In 2007, remittances from Salvadorans living abroad, mostly in the US, hit a record $3.7 billion and consituted 18% of the country's gross domestic product. But this stream of economic support may be weakening. Marcela Sanchez, in her column in the Washington Post described how the US economic slowdown has a ripple impact on El Salvador's economy:
While economists predict that a recession in the U.S. will have a major impact among its closest trading partners such as El Salvador, Latin Americans don't have to read macroeconomic indexes to feel the pinch. As manufacturing and construction slow in the U.S., and the amount of work dwindles, immigrant laborers are having a hard time making ends meet, let alone sending money back home....
In the past, remittances have traditionally increased in times of greatest need, such as in response to economic slumps or natural disasters. Remittances rose significantly after Mexico's 1995 financial crisis and following hurricanes in Central America. This time around, if countries such as El Salvador also enter an economic downturn, the possibility of a remittance surge to help soften the blow is remote.
The statistics kept by international monetary institutions are starting to show this slowdown. This week the InterAmerican Development Bank reported that growth of remittances to Latin America grew at a "sharply lower" pace in 2007 than in previous years. Remittances to El Salvador grew only 1.7% in January 2008 compared to the same period in 2007.

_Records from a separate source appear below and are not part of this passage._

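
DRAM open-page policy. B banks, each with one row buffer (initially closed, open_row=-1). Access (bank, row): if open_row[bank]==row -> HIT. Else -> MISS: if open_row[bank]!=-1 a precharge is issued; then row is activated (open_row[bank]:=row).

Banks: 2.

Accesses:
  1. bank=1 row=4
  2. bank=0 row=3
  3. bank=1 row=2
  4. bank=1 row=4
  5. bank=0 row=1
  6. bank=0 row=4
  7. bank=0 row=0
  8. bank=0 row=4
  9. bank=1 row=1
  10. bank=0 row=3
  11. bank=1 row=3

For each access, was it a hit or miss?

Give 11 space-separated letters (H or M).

Acc 1: bank1 row4 -> MISS (open row4); precharges=0
Acc 2: bank0 row3 -> MISS (open row3); precharges=0
Acc 3: bank1 row2 -> MISS (open row2); precharges=1
Acc 4: bank1 row4 -> MISS (open row4); precharges=2
Acc 5: bank0 row1 -> MISS (open row1); precharges=3
Acc 6: bank0 row4 -> MISS (open row4); precharges=4
Acc 7: bank0 row0 -> MISS (open row0); precharges=5
Acc 8: bank0 row4 -> MISS (open row4); precharges=6
Acc 9: bank1 row1 -> MISS (open row1); precharges=7
Acc 10: bank0 row3 -> MISS (open row3); precharges=8
Acc 11: bank1 row3 -> MISS (open row3); precharges=9

Answer: M M M M M M M M M M M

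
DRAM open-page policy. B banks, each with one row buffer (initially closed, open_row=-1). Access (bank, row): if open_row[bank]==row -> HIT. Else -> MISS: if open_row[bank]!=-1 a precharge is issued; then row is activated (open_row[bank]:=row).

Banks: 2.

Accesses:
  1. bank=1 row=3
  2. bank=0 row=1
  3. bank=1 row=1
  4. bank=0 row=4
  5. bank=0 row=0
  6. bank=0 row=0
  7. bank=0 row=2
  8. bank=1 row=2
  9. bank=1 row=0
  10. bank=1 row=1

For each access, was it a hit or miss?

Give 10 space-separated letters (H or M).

Answer: M M M M M H M M M M

Derivation:
Acc 1: bank1 row3 -> MISS (open row3); precharges=0
Acc 2: bank0 row1 -> MISS (open row1); precharges=0
Acc 3: bank1 row1 -> MISS (open row1); precharges=1
Acc 4: bank0 row4 -> MISS (open row4); precharges=2
Acc 5: bank0 row0 -> MISS (open row0); precharges=3
Acc 6: bank0 row0 -> HIT
Acc 7: bank0 row2 -> MISS (open row2); precharges=4
Acc 8: bank1 row2 -> MISS (open row2); precharges=5
Acc 9: bank1 row0 -> MISS (open row0); precharges=6
Acc 10: bank1 row1 -> MISS (open row1); precharges=7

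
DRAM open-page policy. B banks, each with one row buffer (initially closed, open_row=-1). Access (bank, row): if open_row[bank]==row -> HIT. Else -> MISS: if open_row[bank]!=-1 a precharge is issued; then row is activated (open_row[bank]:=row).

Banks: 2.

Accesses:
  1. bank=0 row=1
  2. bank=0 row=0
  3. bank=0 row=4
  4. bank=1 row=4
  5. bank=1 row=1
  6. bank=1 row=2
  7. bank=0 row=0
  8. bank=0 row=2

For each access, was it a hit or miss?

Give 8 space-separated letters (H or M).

Acc 1: bank0 row1 -> MISS (open row1); precharges=0
Acc 2: bank0 row0 -> MISS (open row0); precharges=1
Acc 3: bank0 row4 -> MISS (open row4); precharges=2
Acc 4: bank1 row4 -> MISS (open row4); precharges=2
Acc 5: bank1 row1 -> MISS (open row1); precharges=3
Acc 6: bank1 row2 -> MISS (open row2); precharges=4
Acc 7: bank0 row0 -> MISS (open row0); precharges=5
Acc 8: bank0 row2 -> MISS (open row2); precharges=6

Answer: M M M M M M M M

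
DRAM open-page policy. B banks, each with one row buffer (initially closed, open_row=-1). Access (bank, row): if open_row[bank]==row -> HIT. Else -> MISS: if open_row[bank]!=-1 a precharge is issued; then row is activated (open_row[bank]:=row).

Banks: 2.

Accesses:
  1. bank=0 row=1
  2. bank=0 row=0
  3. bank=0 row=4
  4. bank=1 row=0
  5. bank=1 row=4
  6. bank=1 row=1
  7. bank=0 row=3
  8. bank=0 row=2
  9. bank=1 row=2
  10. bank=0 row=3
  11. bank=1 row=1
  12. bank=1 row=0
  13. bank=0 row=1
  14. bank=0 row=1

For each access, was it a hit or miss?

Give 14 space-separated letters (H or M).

Acc 1: bank0 row1 -> MISS (open row1); precharges=0
Acc 2: bank0 row0 -> MISS (open row0); precharges=1
Acc 3: bank0 row4 -> MISS (open row4); precharges=2
Acc 4: bank1 row0 -> MISS (open row0); precharges=2
Acc 5: bank1 row4 -> MISS (open row4); precharges=3
Acc 6: bank1 row1 -> MISS (open row1); precharges=4
Acc 7: bank0 row3 -> MISS (open row3); precharges=5
Acc 8: bank0 row2 -> MISS (open row2); precharges=6
Acc 9: bank1 row2 -> MISS (open row2); precharges=7
Acc 10: bank0 row3 -> MISS (open row3); precharges=8
Acc 11: bank1 row1 -> MISS (open row1); precharges=9
Acc 12: bank1 row0 -> MISS (open row0); precharges=10
Acc 13: bank0 row1 -> MISS (open row1); precharges=11
Acc 14: bank0 row1 -> HIT

Answer: M M M M M M M M M M M M M H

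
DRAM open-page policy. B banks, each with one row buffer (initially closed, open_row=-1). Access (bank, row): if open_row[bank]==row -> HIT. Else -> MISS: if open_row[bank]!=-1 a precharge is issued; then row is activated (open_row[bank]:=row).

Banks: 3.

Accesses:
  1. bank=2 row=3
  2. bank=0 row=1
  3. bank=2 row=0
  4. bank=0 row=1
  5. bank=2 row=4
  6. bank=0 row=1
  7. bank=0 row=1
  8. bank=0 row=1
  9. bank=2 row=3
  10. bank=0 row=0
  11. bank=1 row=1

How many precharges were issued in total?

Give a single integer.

Answer: 4

Derivation:
Acc 1: bank2 row3 -> MISS (open row3); precharges=0
Acc 2: bank0 row1 -> MISS (open row1); precharges=0
Acc 3: bank2 row0 -> MISS (open row0); precharges=1
Acc 4: bank0 row1 -> HIT
Acc 5: bank2 row4 -> MISS (open row4); precharges=2
Acc 6: bank0 row1 -> HIT
Acc 7: bank0 row1 -> HIT
Acc 8: bank0 row1 -> HIT
Acc 9: bank2 row3 -> MISS (open row3); precharges=3
Acc 10: bank0 row0 -> MISS (open row0); precharges=4
Acc 11: bank1 row1 -> MISS (open row1); precharges=4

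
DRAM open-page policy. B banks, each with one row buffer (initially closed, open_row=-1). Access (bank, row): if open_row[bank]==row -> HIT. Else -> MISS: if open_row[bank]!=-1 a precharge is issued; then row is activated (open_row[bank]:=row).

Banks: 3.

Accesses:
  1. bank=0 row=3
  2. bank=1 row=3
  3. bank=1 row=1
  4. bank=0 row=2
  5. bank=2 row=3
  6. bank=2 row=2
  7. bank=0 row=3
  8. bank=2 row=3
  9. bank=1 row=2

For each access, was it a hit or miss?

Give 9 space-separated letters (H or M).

Answer: M M M M M M M M M

Derivation:
Acc 1: bank0 row3 -> MISS (open row3); precharges=0
Acc 2: bank1 row3 -> MISS (open row3); precharges=0
Acc 3: bank1 row1 -> MISS (open row1); precharges=1
Acc 4: bank0 row2 -> MISS (open row2); precharges=2
Acc 5: bank2 row3 -> MISS (open row3); precharges=2
Acc 6: bank2 row2 -> MISS (open row2); precharges=3
Acc 7: bank0 row3 -> MISS (open row3); precharges=4
Acc 8: bank2 row3 -> MISS (open row3); precharges=5
Acc 9: bank1 row2 -> MISS (open row2); precharges=6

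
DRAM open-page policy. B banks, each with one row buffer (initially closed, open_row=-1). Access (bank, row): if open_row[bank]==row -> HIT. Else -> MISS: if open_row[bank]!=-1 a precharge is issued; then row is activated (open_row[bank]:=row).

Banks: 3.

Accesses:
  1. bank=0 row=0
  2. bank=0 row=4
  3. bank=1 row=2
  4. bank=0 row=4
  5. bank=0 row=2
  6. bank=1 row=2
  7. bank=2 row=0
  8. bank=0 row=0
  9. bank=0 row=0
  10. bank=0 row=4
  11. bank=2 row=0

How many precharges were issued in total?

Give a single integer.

Acc 1: bank0 row0 -> MISS (open row0); precharges=0
Acc 2: bank0 row4 -> MISS (open row4); precharges=1
Acc 3: bank1 row2 -> MISS (open row2); precharges=1
Acc 4: bank0 row4 -> HIT
Acc 5: bank0 row2 -> MISS (open row2); precharges=2
Acc 6: bank1 row2 -> HIT
Acc 7: bank2 row0 -> MISS (open row0); precharges=2
Acc 8: bank0 row0 -> MISS (open row0); precharges=3
Acc 9: bank0 row0 -> HIT
Acc 10: bank0 row4 -> MISS (open row4); precharges=4
Acc 11: bank2 row0 -> HIT

Answer: 4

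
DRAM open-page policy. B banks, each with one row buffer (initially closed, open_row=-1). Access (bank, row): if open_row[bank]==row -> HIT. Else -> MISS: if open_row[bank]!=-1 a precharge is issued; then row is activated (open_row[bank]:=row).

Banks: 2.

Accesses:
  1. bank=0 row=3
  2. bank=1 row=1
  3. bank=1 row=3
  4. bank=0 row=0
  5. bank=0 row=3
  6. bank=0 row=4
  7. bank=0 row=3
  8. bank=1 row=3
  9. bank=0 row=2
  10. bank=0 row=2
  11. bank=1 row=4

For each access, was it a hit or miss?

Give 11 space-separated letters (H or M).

Answer: M M M M M M M H M H M

Derivation:
Acc 1: bank0 row3 -> MISS (open row3); precharges=0
Acc 2: bank1 row1 -> MISS (open row1); precharges=0
Acc 3: bank1 row3 -> MISS (open row3); precharges=1
Acc 4: bank0 row0 -> MISS (open row0); precharges=2
Acc 5: bank0 row3 -> MISS (open row3); precharges=3
Acc 6: bank0 row4 -> MISS (open row4); precharges=4
Acc 7: bank0 row3 -> MISS (open row3); precharges=5
Acc 8: bank1 row3 -> HIT
Acc 9: bank0 row2 -> MISS (open row2); precharges=6
Acc 10: bank0 row2 -> HIT
Acc 11: bank1 row4 -> MISS (open row4); precharges=7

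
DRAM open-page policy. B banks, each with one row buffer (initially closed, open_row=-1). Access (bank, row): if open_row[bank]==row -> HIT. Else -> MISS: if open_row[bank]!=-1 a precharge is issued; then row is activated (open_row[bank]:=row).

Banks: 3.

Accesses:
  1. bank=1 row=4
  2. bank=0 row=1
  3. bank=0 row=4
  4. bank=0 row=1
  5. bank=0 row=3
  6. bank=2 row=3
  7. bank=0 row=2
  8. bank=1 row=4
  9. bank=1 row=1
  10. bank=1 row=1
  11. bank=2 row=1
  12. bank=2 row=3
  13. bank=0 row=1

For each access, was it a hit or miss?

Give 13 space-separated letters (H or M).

Acc 1: bank1 row4 -> MISS (open row4); precharges=0
Acc 2: bank0 row1 -> MISS (open row1); precharges=0
Acc 3: bank0 row4 -> MISS (open row4); precharges=1
Acc 4: bank0 row1 -> MISS (open row1); precharges=2
Acc 5: bank0 row3 -> MISS (open row3); precharges=3
Acc 6: bank2 row3 -> MISS (open row3); precharges=3
Acc 7: bank0 row2 -> MISS (open row2); precharges=4
Acc 8: bank1 row4 -> HIT
Acc 9: bank1 row1 -> MISS (open row1); precharges=5
Acc 10: bank1 row1 -> HIT
Acc 11: bank2 row1 -> MISS (open row1); precharges=6
Acc 12: bank2 row3 -> MISS (open row3); precharges=7
Acc 13: bank0 row1 -> MISS (open row1); precharges=8

Answer: M M M M M M M H M H M M M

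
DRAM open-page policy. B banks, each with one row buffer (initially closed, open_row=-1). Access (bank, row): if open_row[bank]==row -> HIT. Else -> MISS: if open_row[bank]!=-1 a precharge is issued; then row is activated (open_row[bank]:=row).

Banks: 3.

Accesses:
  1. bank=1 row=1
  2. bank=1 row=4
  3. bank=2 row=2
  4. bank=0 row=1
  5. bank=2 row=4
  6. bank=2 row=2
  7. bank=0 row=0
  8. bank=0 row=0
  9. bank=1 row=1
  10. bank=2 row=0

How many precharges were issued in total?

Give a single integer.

Acc 1: bank1 row1 -> MISS (open row1); precharges=0
Acc 2: bank1 row4 -> MISS (open row4); precharges=1
Acc 3: bank2 row2 -> MISS (open row2); precharges=1
Acc 4: bank0 row1 -> MISS (open row1); precharges=1
Acc 5: bank2 row4 -> MISS (open row4); precharges=2
Acc 6: bank2 row2 -> MISS (open row2); precharges=3
Acc 7: bank0 row0 -> MISS (open row0); precharges=4
Acc 8: bank0 row0 -> HIT
Acc 9: bank1 row1 -> MISS (open row1); precharges=5
Acc 10: bank2 row0 -> MISS (open row0); precharges=6

Answer: 6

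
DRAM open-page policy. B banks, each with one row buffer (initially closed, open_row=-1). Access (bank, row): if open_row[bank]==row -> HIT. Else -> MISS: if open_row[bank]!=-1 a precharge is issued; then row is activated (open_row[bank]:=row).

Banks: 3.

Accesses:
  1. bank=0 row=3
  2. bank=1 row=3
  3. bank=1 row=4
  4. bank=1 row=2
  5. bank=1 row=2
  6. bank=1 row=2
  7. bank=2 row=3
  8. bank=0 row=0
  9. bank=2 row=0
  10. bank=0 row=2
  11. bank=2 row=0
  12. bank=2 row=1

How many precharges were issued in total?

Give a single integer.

Acc 1: bank0 row3 -> MISS (open row3); precharges=0
Acc 2: bank1 row3 -> MISS (open row3); precharges=0
Acc 3: bank1 row4 -> MISS (open row4); precharges=1
Acc 4: bank1 row2 -> MISS (open row2); precharges=2
Acc 5: bank1 row2 -> HIT
Acc 6: bank1 row2 -> HIT
Acc 7: bank2 row3 -> MISS (open row3); precharges=2
Acc 8: bank0 row0 -> MISS (open row0); precharges=3
Acc 9: bank2 row0 -> MISS (open row0); precharges=4
Acc 10: bank0 row2 -> MISS (open row2); precharges=5
Acc 11: bank2 row0 -> HIT
Acc 12: bank2 row1 -> MISS (open row1); precharges=6

Answer: 6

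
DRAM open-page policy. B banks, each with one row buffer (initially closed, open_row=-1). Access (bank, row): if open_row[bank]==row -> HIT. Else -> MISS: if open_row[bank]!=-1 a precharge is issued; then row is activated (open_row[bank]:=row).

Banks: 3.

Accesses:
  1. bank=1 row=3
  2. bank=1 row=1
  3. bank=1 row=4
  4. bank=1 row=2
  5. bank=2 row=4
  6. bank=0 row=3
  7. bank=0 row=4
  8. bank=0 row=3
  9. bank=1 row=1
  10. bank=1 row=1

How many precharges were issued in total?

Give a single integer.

Acc 1: bank1 row3 -> MISS (open row3); precharges=0
Acc 2: bank1 row1 -> MISS (open row1); precharges=1
Acc 3: bank1 row4 -> MISS (open row4); precharges=2
Acc 4: bank1 row2 -> MISS (open row2); precharges=3
Acc 5: bank2 row4 -> MISS (open row4); precharges=3
Acc 6: bank0 row3 -> MISS (open row3); precharges=3
Acc 7: bank0 row4 -> MISS (open row4); precharges=4
Acc 8: bank0 row3 -> MISS (open row3); precharges=5
Acc 9: bank1 row1 -> MISS (open row1); precharges=6
Acc 10: bank1 row1 -> HIT

Answer: 6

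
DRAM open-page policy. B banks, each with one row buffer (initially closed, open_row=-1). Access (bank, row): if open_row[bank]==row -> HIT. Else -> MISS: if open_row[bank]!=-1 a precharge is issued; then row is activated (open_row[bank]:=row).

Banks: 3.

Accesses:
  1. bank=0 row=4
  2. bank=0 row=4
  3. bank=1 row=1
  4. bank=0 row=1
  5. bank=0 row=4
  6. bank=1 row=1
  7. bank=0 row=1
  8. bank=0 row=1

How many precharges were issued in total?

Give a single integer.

Acc 1: bank0 row4 -> MISS (open row4); precharges=0
Acc 2: bank0 row4 -> HIT
Acc 3: bank1 row1 -> MISS (open row1); precharges=0
Acc 4: bank0 row1 -> MISS (open row1); precharges=1
Acc 5: bank0 row4 -> MISS (open row4); precharges=2
Acc 6: bank1 row1 -> HIT
Acc 7: bank0 row1 -> MISS (open row1); precharges=3
Acc 8: bank0 row1 -> HIT

Answer: 3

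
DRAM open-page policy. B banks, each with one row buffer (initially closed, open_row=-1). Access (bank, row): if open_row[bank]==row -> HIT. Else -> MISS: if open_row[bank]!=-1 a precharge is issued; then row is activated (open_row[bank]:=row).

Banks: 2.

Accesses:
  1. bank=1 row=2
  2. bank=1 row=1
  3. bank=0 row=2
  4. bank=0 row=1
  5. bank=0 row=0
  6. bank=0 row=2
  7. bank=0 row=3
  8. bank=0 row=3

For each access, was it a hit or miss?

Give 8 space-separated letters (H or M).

Acc 1: bank1 row2 -> MISS (open row2); precharges=0
Acc 2: bank1 row1 -> MISS (open row1); precharges=1
Acc 3: bank0 row2 -> MISS (open row2); precharges=1
Acc 4: bank0 row1 -> MISS (open row1); precharges=2
Acc 5: bank0 row0 -> MISS (open row0); precharges=3
Acc 6: bank0 row2 -> MISS (open row2); precharges=4
Acc 7: bank0 row3 -> MISS (open row3); precharges=5
Acc 8: bank0 row3 -> HIT

Answer: M M M M M M M H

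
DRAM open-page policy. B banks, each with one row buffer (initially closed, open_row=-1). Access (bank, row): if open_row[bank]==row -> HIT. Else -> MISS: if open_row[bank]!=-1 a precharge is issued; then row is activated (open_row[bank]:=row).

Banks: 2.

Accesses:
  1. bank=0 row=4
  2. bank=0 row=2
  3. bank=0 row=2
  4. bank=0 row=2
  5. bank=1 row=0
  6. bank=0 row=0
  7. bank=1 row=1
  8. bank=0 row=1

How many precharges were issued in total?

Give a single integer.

Answer: 4

Derivation:
Acc 1: bank0 row4 -> MISS (open row4); precharges=0
Acc 2: bank0 row2 -> MISS (open row2); precharges=1
Acc 3: bank0 row2 -> HIT
Acc 4: bank0 row2 -> HIT
Acc 5: bank1 row0 -> MISS (open row0); precharges=1
Acc 6: bank0 row0 -> MISS (open row0); precharges=2
Acc 7: bank1 row1 -> MISS (open row1); precharges=3
Acc 8: bank0 row1 -> MISS (open row1); precharges=4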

Meanwhile, those dollars being sent back to El Salvador purchase less and less as the value of the dollar continues to fall and inflation in the prices of basic foodstuffs hits hard at the pocketbooks of El Salvador's families. These economic trends show the necessity for El Salvador to create policies promoting sustainable types of development that reduce dependency on the flow of dollars from workers abroad.